Constructive criticism is part of the job, and most new hires will endure a lot of it on their first projects. Make sure you're bringing on someone who can handle it, and that once they're hired, make sure you're not pelting them with the wrong kind of feedback and then judging their inability to take it well.
13. Do You Work on Any Projects in Your Spare Time?
You're looking for a candidate who lives and breathes tech, not just someone who will clock in, cross each task off their list, and leave.
Asking questions about projects is a way of assessing passion, as well as a chance to learn about technical skills in the development stage that may benefit you in the long run on company projects.
14. What Are the Advantages and Disadvantages of Working in an Agile Environment?
Agile is currently the most popular Software Development Life Cycle (SDLC) method in IT. That means lots of meetings, lots of feedback, and demand for smooth communication on all projects.
But the method is highly malleable and open to change. This is a great tech interview question for a second or third interview. Don't just ask it as a question. Strike up a conversation around Agile to get a sense of the candidate's attitude toward communication and collaboration.
15. What are the Strengths and Weaknesses of Remote Work?
Since 2005, the number of people who telecommute, or work from home, has increased 140%. It's simply a matter of course in the times we live in.
Some projects will allow for remote work, and some projects require on-hand collaboration.

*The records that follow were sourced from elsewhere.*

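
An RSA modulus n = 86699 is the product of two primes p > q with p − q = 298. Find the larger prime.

Since p = q + 298, we have 86699 = q(q + 298), so q² + 298q − 86699 = 0.
Discriminant: 298² + 4·86699 = 88804 + 346796 = 435600; √435600 = 660.
q = (−298 + 660)/2 = 181, and p = q + 298 = 479.
Check: 181 · 479 = 86699.

479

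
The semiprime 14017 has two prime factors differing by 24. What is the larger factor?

Since p = q + 24, we have 14017 = q(q + 24), so q² + 24q − 14017 = 0.
Discriminant: 24² + 4·14017 = 576 + 56068 = 56644; √56644 = 238.
q = (−24 + 238)/2 = 107, and p = q + 24 = 131.
Check: 107 · 131 = 14017.

131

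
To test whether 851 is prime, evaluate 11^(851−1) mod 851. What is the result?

26

11^1 ≡ 11 (mod 851)
11^2 ≡ 11^2 = 121 ≡ 121 (mod 851)
11^4 ≡ 121^2 = 14641 ≡ 174 (mod 851)
11^8 ≡ 174^2 = 30276 ≡ 491 (mod 851)
11^16 ≡ 491^2 = 241081 ≡ 248 (mod 851)
11^32 ≡ 248^2 = 61504 ≡ 232 (mod 851)
11^64 ≡ 232^2 = 53824 ≡ 211 (mod 851)
11^128 ≡ 211^2 = 44521 ≡ 269 (mod 851)
11^256 ≡ 269^2 = 72361 ≡ 26 (mod 851)
11^512 ≡ 26^2 = 676 ≡ 676 (mod 851)
850 = 512 + 256 + 64 + 16 + 2 in binary powers of 2.
So 11^850 ≡ 676 · 26 · 211 · 248 · 121 ≡ 26 (mod 851).
Since 26 ≠ 1, base 11 is a Fermat witness: 851 is composite.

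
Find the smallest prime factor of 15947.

37

15947 is odd.
Digit sum 26, not divisible by 3.
Ends in 7: not divisible by 5.
7: 15947 = 7·2278 + 1
11: 15947 = 11·1449 + 8
13: 15947 = 13·1226 + 9
17: 15947 = 17·938 + 1
19: 15947 = 19·839 + 6
23: 15947 = 23·693 + 8
29: 15947 = 29·549 + 26
31: 15947 = 31·514 + 13
37: 15947 = 37·431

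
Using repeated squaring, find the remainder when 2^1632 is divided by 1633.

2^1 ≡ 2 (mod 1633)
2^2 ≡ 2^2 = 4 ≡ 4 (mod 1633)
2^4 ≡ 4^2 = 16 ≡ 16 (mod 1633)
2^8 ≡ 16^2 = 256 ≡ 256 (mod 1633)
2^16 ≡ 256^2 = 65536 ≡ 216 (mod 1633)
2^32 ≡ 216^2 = 46656 ≡ 932 (mod 1633)
2^64 ≡ 932^2 = 868624 ≡ 1501 (mod 1633)
2^128 ≡ 1501^2 = 2253001 ≡ 1094 (mod 1633)
2^256 ≡ 1094^2 = 1196836 ≡ 1480 (mod 1633)
2^512 ≡ 1480^2 = 2190400 ≡ 547 (mod 1633)
2^1024 ≡ 547^2 = 299209 ≡ 370 (mod 1633)
1632 = 1024 + 512 + 64 + 32 in binary powers of 2.
So 2^1632 ≡ 370 · 547 · 1501 · 932 ≡ 476 (mod 1633).
Since 476 ≠ 1, base 2 is a Fermat witness: 1633 is composite.

476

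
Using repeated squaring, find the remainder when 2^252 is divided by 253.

81

2^1 ≡ 2 (mod 253)
2^2 ≡ 2^2 = 4 ≡ 4 (mod 253)
2^4 ≡ 4^2 = 16 ≡ 16 (mod 253)
2^8 ≡ 16^2 = 256 ≡ 3 (mod 253)
2^16 ≡ 3^2 = 9 ≡ 9 (mod 253)
2^32 ≡ 9^2 = 81 ≡ 81 (mod 253)
2^64 ≡ 81^2 = 6561 ≡ 236 (mod 253)
2^128 ≡ 236^2 = 55696 ≡ 36 (mod 253)
252 = 128 + 64 + 32 + 16 + 8 + 4 in binary powers of 2.
So 2^252 ≡ 36 · 236 · 81 · 9 · 3 · 16 ≡ 81 (mod 253).
Since 81 ≠ 1, base 2 is a Fermat witness: 253 is composite.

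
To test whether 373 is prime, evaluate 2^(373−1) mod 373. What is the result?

1

2^1 ≡ 2 (mod 373)
2^2 ≡ 2^2 = 4 ≡ 4 (mod 373)
2^4 ≡ 4^2 = 16 ≡ 16 (mod 373)
2^8 ≡ 16^2 = 256 ≡ 256 (mod 373)
2^16 ≡ 256^2 = 65536 ≡ 261 (mod 373)
2^32 ≡ 261^2 = 68121 ≡ 235 (mod 373)
2^64 ≡ 235^2 = 55225 ≡ 21 (mod 373)
2^128 ≡ 21^2 = 441 ≡ 68 (mod 373)
2^256 ≡ 68^2 = 4624 ≡ 148 (mod 373)
372 = 256 + 64 + 32 + 16 + 4 in binary powers of 2.
So 2^372 ≡ 148 · 21 · 235 · 261 · 16 ≡ 1 (mod 373).
Since the result is 1, base 2 gives no evidence that 373 is composite.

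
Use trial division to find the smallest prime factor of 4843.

29

4843 is odd.
Digit sum 19, not divisible by 3.
Ends in 3: not divisible by 5.
7: 4843 = 7·691 + 6
11: 4843 = 11·440 + 3
13: 4843 = 13·372 + 7
17: 4843 = 17·284 + 15
19: 4843 = 19·254 + 17
23: 4843 = 23·210 + 13
29: 4843 = 29·167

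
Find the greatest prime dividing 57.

57 = 3 · 19
19 is prime.
So 57 = 3 · 19; the largest prime factor is 19.

19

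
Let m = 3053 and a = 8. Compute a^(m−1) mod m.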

Assess the prospective employee's experience with remote work to see if they're ready to take it on as needed.
16. How Would You Manage Work/Life Balance if We Asked You To Work From Home?
Ensure you've got someone on your hands who won't under-deliver or fall apart under the strange strain of remote projects.
No one can be expected to be hyper-productive right hours a day, even while at the office. But remote work can actually be used to your advantage. It cuts costs, and you'll find many actually work better without having to wake up three hours earlier to commute.
17. What's the Biggest Issue Facing the Tech Industry Today?
A nice follow-up to the softball of asking about where they get industry news, this interview question gets at whether they put all that reading and thinking to good use.
Are they a passive information sponge, or does their problem-solving brain come alive when considering tech's existential dilemmas? You want someone who views problems as projects.
18. What Technological Advances Do You Think Will Impact Your Position Most, and Why?
The industry might be robust and lucrative, but its jobs aren't always stable. A group of software engineers making 100k one month might be in the unemployment line the following month with how fast technology develops. No matter their skills.
Quiz the prospective employee's big-picture grasp of industry trends with valuable tech interview questions like these. Someone who can see problems coming — and has workaround solutions in mind — is someone worth bringing on.
19. How Does The Internet Work?
Another case of the simplest tech interview questions being the best. Maybe they can create a blueprint of the company's entire data management system, but can they tell you how Wi-Fi works?
This is the tech version of “knowing where your cow comes from.” Don't bring someone on to handle the high-level stuff who can't explain the basics.
20. What Questions do You Have for Us?
This question is for you, too. It's a great sign when candidates prepare proactive questions to reverse the interview process. It shows they're engaged in their job search, that they're passionate and career-oriented, not just looking for their next paycheck.